Dan untuk Qs. Ali ‘Imran [3]: 55, maksudnya adalah:
“Allah telah mengakat hamba-Nya dan rasul-Nya ‘Isa kepada-Nya, lalu meninggalkan –di bumi—orang yang mirip dengannya. Maka mereka –orang Yahudi dan tentara Romawi—mengambilnya: membunuh dan menyalibnya.”[42]

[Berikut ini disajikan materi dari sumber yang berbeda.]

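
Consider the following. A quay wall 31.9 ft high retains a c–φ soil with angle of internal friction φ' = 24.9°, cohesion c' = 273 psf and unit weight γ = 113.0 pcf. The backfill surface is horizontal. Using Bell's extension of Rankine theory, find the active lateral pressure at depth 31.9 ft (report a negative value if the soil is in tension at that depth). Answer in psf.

K_a = (1 − sin φ)/(1 + sin φ) = 0.4074.
σ_a = K_a γ z − 2c√K_a = 0.4074×113.0×31.9 − 2×273×0.6383 = 1120 psf.

1120 psf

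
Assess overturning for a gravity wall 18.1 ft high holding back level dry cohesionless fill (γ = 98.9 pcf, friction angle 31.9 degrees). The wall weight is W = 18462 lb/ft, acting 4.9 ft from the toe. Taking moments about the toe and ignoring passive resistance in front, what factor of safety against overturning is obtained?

3.00

K_a = tan²(45° − 31.9°/2) = 0.3085.
P_a = ½K_aγH² = 0.5×0.3085×98.9×18.1² = 4998 lb/ft, acting at H/3 = 6.033 ft above the base.
Overturning moment M_o = P_a × H/3 = 4998 × 6.033 = 30160.
Resisting moment M_r = W × 4.9 = 18462 × 4.9 = 90460.
FS_overturning = M_r/M_o = 90460/30160 = 3.000.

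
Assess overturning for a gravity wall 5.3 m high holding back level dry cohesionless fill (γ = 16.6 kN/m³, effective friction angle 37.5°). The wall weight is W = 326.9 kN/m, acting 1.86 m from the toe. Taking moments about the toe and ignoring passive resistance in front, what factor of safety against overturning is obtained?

6.07

K_a = tan²(45° − 37.5°/2) = 0.2432.
P_a = ½K_aγH² = 0.5×0.2432×16.6×5.3² = 56.70 kN/m, acting at H/3 = 1.767 m above the base.
Overturning moment M_o = P_a × H/3 = 56.70 × 1.767 = 100.2.
Resisting moment M_r = W × 1.86 = 326.9 × 1.86 = 608.0.
FS_overturning = M_r/M_o = 608.0/100.2 = 6.070.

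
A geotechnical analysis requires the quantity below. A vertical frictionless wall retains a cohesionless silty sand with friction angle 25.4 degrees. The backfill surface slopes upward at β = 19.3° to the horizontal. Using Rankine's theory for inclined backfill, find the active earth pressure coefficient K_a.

K_a = cos β · (cos β − √(cos²β − cos²φ)) / (cos β + √(cos²β − cos²φ)).
cos β = 0.9438, cos φ = 0.9033, √(cos²β − cos²φ) = 0.2734.
K_a = 0.9438 × (0.9438 − 0.2734)/(0.9438 + 0.2734) = 0.5198.

0.520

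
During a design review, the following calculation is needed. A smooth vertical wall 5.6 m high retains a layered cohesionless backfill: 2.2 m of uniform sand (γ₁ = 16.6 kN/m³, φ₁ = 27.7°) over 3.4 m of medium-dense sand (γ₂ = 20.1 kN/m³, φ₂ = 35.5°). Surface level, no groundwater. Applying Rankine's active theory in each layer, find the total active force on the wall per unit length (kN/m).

78.4 kN/m

K_a1 = tan²(45°−27.7°/2) = 0.3653; K_a2 = tan²(45°−35.5°/2) = 0.2653.
Layer 1: σ at base = K_a1 γ₁ h₁ = 13.34 kPa; P₁ = ½×13.34×2.2 = 14.68.
Layer 2: σ_v at top = γ₁h₁ = 36.52; σ_h top = K_a2×36.52 = 9.687; σ_h base = K_a2×(36.52+20.1×3.4) = 27.82.
P₂ = ½(9.687+27.82)×3.4 = 63.75. Total P_a = 14.68+63.75 = 78.43 kN/m.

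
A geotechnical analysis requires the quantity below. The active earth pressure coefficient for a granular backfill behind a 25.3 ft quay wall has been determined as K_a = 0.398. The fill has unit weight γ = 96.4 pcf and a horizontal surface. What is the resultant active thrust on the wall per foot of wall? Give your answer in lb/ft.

P = ½ K_a γ H² = 0.5 × 0.398 × 96.4 × 25.3² = 12280 lb/ft.

12300 lb/ft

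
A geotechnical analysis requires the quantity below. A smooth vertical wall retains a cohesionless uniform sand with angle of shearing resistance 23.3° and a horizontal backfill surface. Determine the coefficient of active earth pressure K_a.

K_a = tan²(45° − φ/2) = tan²(33.35°) = 0.4331.

0.433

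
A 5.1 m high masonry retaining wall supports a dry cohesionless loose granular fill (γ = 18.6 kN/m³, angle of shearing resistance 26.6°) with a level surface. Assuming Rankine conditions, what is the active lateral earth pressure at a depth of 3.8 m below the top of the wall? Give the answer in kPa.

27.0 kPa

K_a = (1 − sin φ)/(1 + sin φ) = 0.3814.
σ_h = K_a γ z = 0.3814 × 18.6 × 3.8 = 26.96 kPa.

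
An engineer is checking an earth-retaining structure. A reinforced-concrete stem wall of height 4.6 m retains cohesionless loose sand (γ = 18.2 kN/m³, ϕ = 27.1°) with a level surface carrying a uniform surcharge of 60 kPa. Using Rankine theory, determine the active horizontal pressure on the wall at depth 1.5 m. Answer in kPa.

K_a = (1 − sin φ)/(1 + sin φ) = 0.3741.
σ_v = γz + q = 18.2 × 1.5 + 60 = 87.30 kPa.
σ_h = K_a σ_v = 0.3741 × 87.30 = 32.66 kPa.

32.7 kPa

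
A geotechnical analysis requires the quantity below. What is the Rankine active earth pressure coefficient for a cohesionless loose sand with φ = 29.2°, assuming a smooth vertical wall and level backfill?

K_a = tan²(45° − φ/2) = tan²(30.40°) = 0.3442.

0.344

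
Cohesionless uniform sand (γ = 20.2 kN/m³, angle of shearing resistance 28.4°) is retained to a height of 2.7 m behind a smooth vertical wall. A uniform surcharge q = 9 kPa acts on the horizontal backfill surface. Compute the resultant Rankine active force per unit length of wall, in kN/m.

K_a = tan²(45° − φ/2) = 0.3554.
Soil triangle: ½ K_a γ H² = 0.5×0.3554×20.2×2.7² = 26.16 kN/m.
Surcharge rectangle: K_a q H = 0.3554×9×2.7 = 8.635 kN/m.
Total = 26.16 + 8.635 = 34.80 kN/m.

34.8 kN/m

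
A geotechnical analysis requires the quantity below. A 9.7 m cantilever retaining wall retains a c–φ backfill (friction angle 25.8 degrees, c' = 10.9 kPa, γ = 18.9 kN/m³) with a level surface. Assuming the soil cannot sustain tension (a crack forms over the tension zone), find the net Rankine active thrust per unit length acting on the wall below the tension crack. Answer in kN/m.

K_a = 0.3935; √K_a = 0.6273.
Tension-crack depth z_c = 2c/(γ√K_a) = 2×10.9/(18.9×0.6273) = 1.839 m.
σ_a at base = K_a γ H − 2c√K_a = 0.3935×18.9×9.7 − 2×10.9×0.6273 = 58.47 kPa.
P_a = ½ × 58.47 × (H − z_c) = 0.5×58.47×7.861 = 229.8 kN/m.

230 kN/m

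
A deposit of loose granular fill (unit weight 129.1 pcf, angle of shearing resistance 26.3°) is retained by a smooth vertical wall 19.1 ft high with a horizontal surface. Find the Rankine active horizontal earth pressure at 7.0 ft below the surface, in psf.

349 psf

K_a = (1 − sin φ)/(1 + sin φ) = 0.3859.
σ_h = K_a γ z = 0.3859 × 129.1 × 7.0 = 348.8 psf.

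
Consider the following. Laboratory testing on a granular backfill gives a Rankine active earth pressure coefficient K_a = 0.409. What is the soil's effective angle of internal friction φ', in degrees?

24.8°

K_a = tan²(45° − φ/2) ⇒ 45° − φ/2 = arctan(√0.409) = 32.60°.
φ = 2(45° − 32.60°) = 24.80°.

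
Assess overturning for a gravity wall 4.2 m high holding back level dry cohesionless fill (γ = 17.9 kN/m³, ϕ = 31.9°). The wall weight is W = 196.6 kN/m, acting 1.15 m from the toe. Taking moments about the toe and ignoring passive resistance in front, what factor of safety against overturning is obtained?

3.32

K_a = tan²(45° − 31.9°/2) = 0.3085.
P_a = ½K_aγH² = 0.5×0.3085×17.9×4.2² = 48.71 kN/m, acting at H/3 = 1.400 m above the base.
Overturning moment M_o = P_a × H/3 = 48.71 × 1.400 = 68.19.
Resisting moment M_r = W × 1.15 = 196.6 × 1.15 = 226.1.
FS_overturning = M_r/M_o = 226.1/68.19 = 3.315.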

Justri dua versi Al-Qur’an di atas menolak keras klaim sang penulis, juga seluruh para pendeta yang biasa memutar-balikkan ayat-ayat Al-Qur’an untuk mendukung maksud busuknya. Jika sang penulis menjadikan kedua ayat Al-Qur’an untuk mendukung bersatunya TUHAN dengan Tuhan (Yesus) maka dia salah ambil referensi.

Dia kemudian ingin “mengaburkan” dogma Trinitas Kristen dengan menyatakan bahwa apa yang disembah oleh umat Kristen (penganut Injil) adalah penyembahan SATU Tuhan. Dia menulis: “Suatu kebenaran Pelengkap: Isa/Yesus selaku putra Maria (m), dalam status kemanusiaanNya, di Bumi, tentu harus menyembah TUHAN, di Sorga. Menyembah Bapa Sorgawi. Namun pada saat ini (abad-XXI) ‘mereka’ sudah menyatu kembali, menjadi SATU Pribadi yang disembah! Maka para Penganut Injil murni adalah penyembah SATU Tuhan.”[43]

Dari pernyataannya di atas, muncul dua kebatilan yang ingin dia sembunyikan.Pertama, pernyataanya: “Namun pada saat ini (abad XXI) ‘mereka’ sudah menyatu kembali, menjadi SATU Pribadi yang disembah!” Jadi Yesus baru-baru saja “menyatu” dengan Bapanya di sorga. Padahal pernyataan Injil di atas sudah sekian abad lamanya. Mungkin sang penulis ketika menyatakan hal itu sedang “mengantuk” atau “mabuk”. Sehingga, dia tidak sadar dan berpikir ngawur. Kedua, para penganut Injil, mau murni atau tidak, tidak pernah menyembah SATU Tuhan, karena Yesus tidak pernah bersatu dengan Bapanya. Dia hanya duduk di sebelah kanan Bapanya. Kalau begitu, umat Kristen tetap menyembah dua Tuhan di langit, dan satu Tuhan di bumi (Roh Kudus). Jadi sang penulis sedang mengkhayal, jika menginginkan umat Kristen menjadi Kristen yang bertauhid seperti umat Islam. Jangan mengkhayal!